Elder Oaks focused on three fundamental responsibilities of citizens - serving in the military, paying taxes, and participating in democratic government.

He said some argue against the government's compulsion to serve in the military and to pay taxes because those duties interfere with freedom.

Then he added that some citizens feel they have a right to refuse military service if they object to a war their country is involved in, such as the Vietnam War, and some feel justified in withholding taxes if they do not agree with the way the government is using the revenue.

"One does not have to approve of all of the uses of military power," he stated, "nor all of the uses of tax revenues to see that taxpayers and young men of military age cannot resist compulsion on the basis of disagreements with some of the policies of the government that seeks to compel them. A government could not survive if the enforceable responsibilities of its citizens were divisible according to their individual preferences. We cannot be expected to welcome military service or to relish the payment of taxes, but we should recognize these as essential responsibilities of citizenship, even where we disagree with some of the actions of the government we support."
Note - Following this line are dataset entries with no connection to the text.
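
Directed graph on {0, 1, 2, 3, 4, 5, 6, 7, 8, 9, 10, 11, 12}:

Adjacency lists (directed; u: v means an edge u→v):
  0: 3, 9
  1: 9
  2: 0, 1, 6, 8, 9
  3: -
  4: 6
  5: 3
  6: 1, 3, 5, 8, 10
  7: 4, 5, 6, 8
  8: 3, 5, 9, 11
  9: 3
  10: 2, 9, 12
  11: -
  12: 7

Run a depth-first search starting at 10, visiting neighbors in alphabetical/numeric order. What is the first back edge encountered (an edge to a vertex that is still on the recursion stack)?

DFS from 10 (visiting neighbors in alphabetical/numeric order); mark gray on enter, black on exit:
10 gray
  2 gray
    0 gray
      3 gray
      3 black
      9 gray
        9→3: 3 black — skip
      9 black
    0 black
    1 gray
      1→9: 9 black — skip
    1 black
    6 gray
      6→1: 1 black — skip
      6→3: 3 black — skip
      5 gray
        5→3: 3 black — skip
      5 black
      8 gray
        8→3: 3 black — skip
        8→5: 5 black — skip
        8→9: 9 black — skip
        11 gray
        11 black
      8 black
      6→10: 10 is gray → back edge
First back edge: 6 → 10.

6→10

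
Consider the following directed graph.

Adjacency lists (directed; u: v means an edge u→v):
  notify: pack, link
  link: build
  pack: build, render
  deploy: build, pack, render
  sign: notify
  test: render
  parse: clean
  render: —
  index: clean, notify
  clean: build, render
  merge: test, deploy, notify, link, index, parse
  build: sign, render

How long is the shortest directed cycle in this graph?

For each vertex v, BFS finds the shortest path from v back to v.
The shortest such closed walk is link → build → sign → notify → link, length 4.

4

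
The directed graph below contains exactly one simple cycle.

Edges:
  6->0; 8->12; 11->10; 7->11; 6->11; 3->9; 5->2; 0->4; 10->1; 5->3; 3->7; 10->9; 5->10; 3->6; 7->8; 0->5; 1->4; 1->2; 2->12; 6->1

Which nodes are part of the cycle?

DFS with gray/black marking from 0:
0 gray
  5 gray
    10 gray
      9 gray
      9 black
      1 gray
        2 gray
          12 gray
          12 black
        2 black
        4 gray
        4 black
      1 black
    10 black
    5→2: 2 black — skip
    3 gray
      6 gray
        6→0: 0 is gray → back edge
Back edge closes the cycle 0 → 5 → 3 → 6 → 0; its vertices are {0, 3, 5, 6}.

0, 3, 5, 6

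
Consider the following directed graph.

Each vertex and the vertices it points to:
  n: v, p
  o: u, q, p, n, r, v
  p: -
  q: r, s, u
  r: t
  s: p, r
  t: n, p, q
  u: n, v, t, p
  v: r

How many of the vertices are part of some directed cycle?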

He noted, "The United States Constitution and the constitutions of the several states have defined the powers citizens have granted to their governments, the procedures for amending those grants, and the means by which controversies over the exercise of those powers can be resolved."

He then turned to the principle of participating in democratic government.

He said: "The solution to many of the major problems in our nation is for more citizens to participate more actively and more effectively in democratic government, by their votes and by their letters and other communications to elected representatives. This fundamental responsibility of citizenship is a prerequisite for the perpetuation of freedom."

He cited three major national problems that he believed would yield, long-term, to increased citizen participation - the budget deficit, the acquiring of additional powers by the federal government that were previously left to state and local governments, and the idea that the national government presumably possesses powers except to the extent limited by some individual right.

But he cautioned against citizen participation in single-interest groups, asking, "If most who are politically active see the political process and the future of our country only through the keyhole of one particular special interest, where will we get the vision and perspective necessary to guide the ship of state on the largest and most important issues that confront us?"

Finally, he spoke of the relationship of responsibilities to the matter of heroes.

"The genuine hero achieves that status by accomplishments measured against a consensus of what is good and praiseworthy," he said.

He later stated: "I suggest that there are few heroes in a world that focuses on rights. Is a person a hero for getting his or her rights? . . . No, the pursuit of rights is rarely the stuff of which heroes are made. And so, in a time of preoccupation with rights it should not surprise us that we live in a world with few heroes.

"Heroes win that status by distinction in the fulfillment of responsibilities. If we could resurrect the prominence of responsibilities in our society, we would resurrect the framework of belief and the measures of distinction by which heroes can be recognized and honored."